All defences were unsucessful and Mr Pikia was ordered to return the property unencumbered to the estate and to account for the grazing rental.
While this seems an appropriate outcome it is useful to condsider why the defences raised were not succesful as they provide guidance as to when delay in bringing proceedings can alter the outcome, regardless of whether there has been a breach of fiduciary duty (as was the case here).
As a starting point, it is important to establish the basis for attaching any claim against the property transferred by Mr Pikia by virtue of the power vested in him by the power of attorney. When acting under a power of attorney, while the attorney can have all of the powers of the donor, the attorney cannot act in the attorney’s own interests unless the donor of the power has given “informed and effective” consent. Where this is not the case any person who takes the property with knowledge of the breach holds the property not for themselves but as trustee under a constructive trust for the donor of the power.
Note that this case is decided in accordance with the Limitation Act 1950, not the Limitation Act 2010. However, as the Limitation Act 2010 also permits equitable claims by analogy the comments made still have relevance. The Limitation Acts (1950 and 2010) provide periods of time after which claims cannot be brought. For matters of equity that are not expressly dealty with in either Limitation Act it is possible to apply the Act by analogy. To paraphrase where an equitable claim is sufficiently analogous to a claim to which a Limitation Act applies, the equitable claim can be time-barred by analogy. However, in this case there was no need to consider whether the matter was time-barred by analogy as other provisions of the Act allowed the claim to proceed.
Mr Pikia also claimed that as the deceased withdrew her caveat to allow the properties to be transferred by him to trustees, that the plaintiff was now estopped (prevented) from revisiting the matter. While it was accepted that the delay was considerable, the court found that Mr Pikia had not acted in reliance of the delay. Further, the withdrawal of the caveat by itself did not mean that the matter was conceded by the deceased. In this regards the details around the withdrawal should be considered by any reader with an interest in this regard as they highlight the inferences drawn where independent advice for vulnerable parties is circumvented – see paragraphs 81 – 99 of the judgment.
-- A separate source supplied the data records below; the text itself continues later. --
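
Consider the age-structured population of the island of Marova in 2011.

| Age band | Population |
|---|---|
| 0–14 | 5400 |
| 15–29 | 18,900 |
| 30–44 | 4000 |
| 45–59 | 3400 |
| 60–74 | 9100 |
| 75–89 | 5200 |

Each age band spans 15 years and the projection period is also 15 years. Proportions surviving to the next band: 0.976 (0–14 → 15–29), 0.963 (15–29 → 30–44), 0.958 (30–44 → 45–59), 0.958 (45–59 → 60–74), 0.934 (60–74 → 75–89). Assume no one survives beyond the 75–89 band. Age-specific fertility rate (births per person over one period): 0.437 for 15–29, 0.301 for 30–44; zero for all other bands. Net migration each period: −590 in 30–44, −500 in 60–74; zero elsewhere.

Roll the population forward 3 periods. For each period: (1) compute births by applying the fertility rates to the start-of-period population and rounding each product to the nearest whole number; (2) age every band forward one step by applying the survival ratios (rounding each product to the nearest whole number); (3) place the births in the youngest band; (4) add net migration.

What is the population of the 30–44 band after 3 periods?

— Period 1 —
Births: 18900 * 0.437 = 8259  |  4000 * 0.301 = 1204 → 9463
15–29: 5400 * 0.976 = 5270
30–44: 18900 * 0.963 = 18201
45–59: 4000 * 0.958 = 3832
60–74: 3400 * 0.958 = 3257
75–89: 9100 * 0.934 = 8499
Net migration: 30–44 − 590 → 17611; 60–74 − 500 → 2757
Giving 9463 / 5270 / 17611 / 3832 / 2757 / 8499.
— Period 2 —
Births: 5270 * 0.437 = 2303  |  17611 * 0.301 = 5301 → 7604
15–29: 9463 * 0.976 = 9236
30–44: 5270 * 0.963 = 5075
45–59: 17611 * 0.958 = 16871
60–74: 3832 * 0.958 = 3671
75–89: 2757 * 0.934 = 2575
Net migration: 30–44 − 590 → 4485; 60–74 − 500 → 3171
Giving 7604 / 9236 / 4485 / 16871 / 3171 / 2575.
— Period 3 —
Births: 9236 * 0.437 = 4036  |  4485 * 0.301 = 1350 → 5386
15–29: 7604 * 0.976 = 7422
30–44: 9236 * 0.963 = 8894
45–59: 4485 * 0.958 = 4297
60–74: 16871 * 0.958 = 16162
75–89: 3171 * 0.934 = 2962
Net migration: 30–44 − 590 → 8304; 60–74 − 500 → 15662
Giving 5386 / 7422 / 8304 / 4297 / 15662 / 2962.

8304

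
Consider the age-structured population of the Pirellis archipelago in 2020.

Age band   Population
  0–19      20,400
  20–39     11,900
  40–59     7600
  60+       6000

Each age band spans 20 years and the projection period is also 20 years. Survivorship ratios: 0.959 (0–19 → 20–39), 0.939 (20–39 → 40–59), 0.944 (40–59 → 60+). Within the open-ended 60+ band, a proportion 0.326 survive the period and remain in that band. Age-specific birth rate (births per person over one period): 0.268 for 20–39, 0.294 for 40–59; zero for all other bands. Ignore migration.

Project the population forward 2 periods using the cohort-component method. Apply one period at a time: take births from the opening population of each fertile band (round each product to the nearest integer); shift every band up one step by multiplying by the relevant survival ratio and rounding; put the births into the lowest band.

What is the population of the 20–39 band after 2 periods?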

Laches is a equitable defence, that can be applied where a party (the plaintiff) has delayed so long in enforcing rights that the [defendant] obtains an equity that outweigh’s the plaintiff’s rights. As stated in Lines v Pikia “The issue is whether it can be said that the deceased’s failure to take positive steps to assert her position thereafter could amount to an acquiescence on her part so that …[the plaintiff ought not be to able to recover the land transferred in breach of trust]. It is noted in the judgment that equity does not readily accept the propostion that an equitable interest in land can be lost only by inaction.
It is useful to remember that whether laches is made out in each case will depend on the particular facts (and in this case the advanced age of the deceased did promote a certain tolerance as to her failure to take action to recover her property) . However, as a general proposition equity does not readily accept the propostion that an equitable interest in land can be lost only by inaction.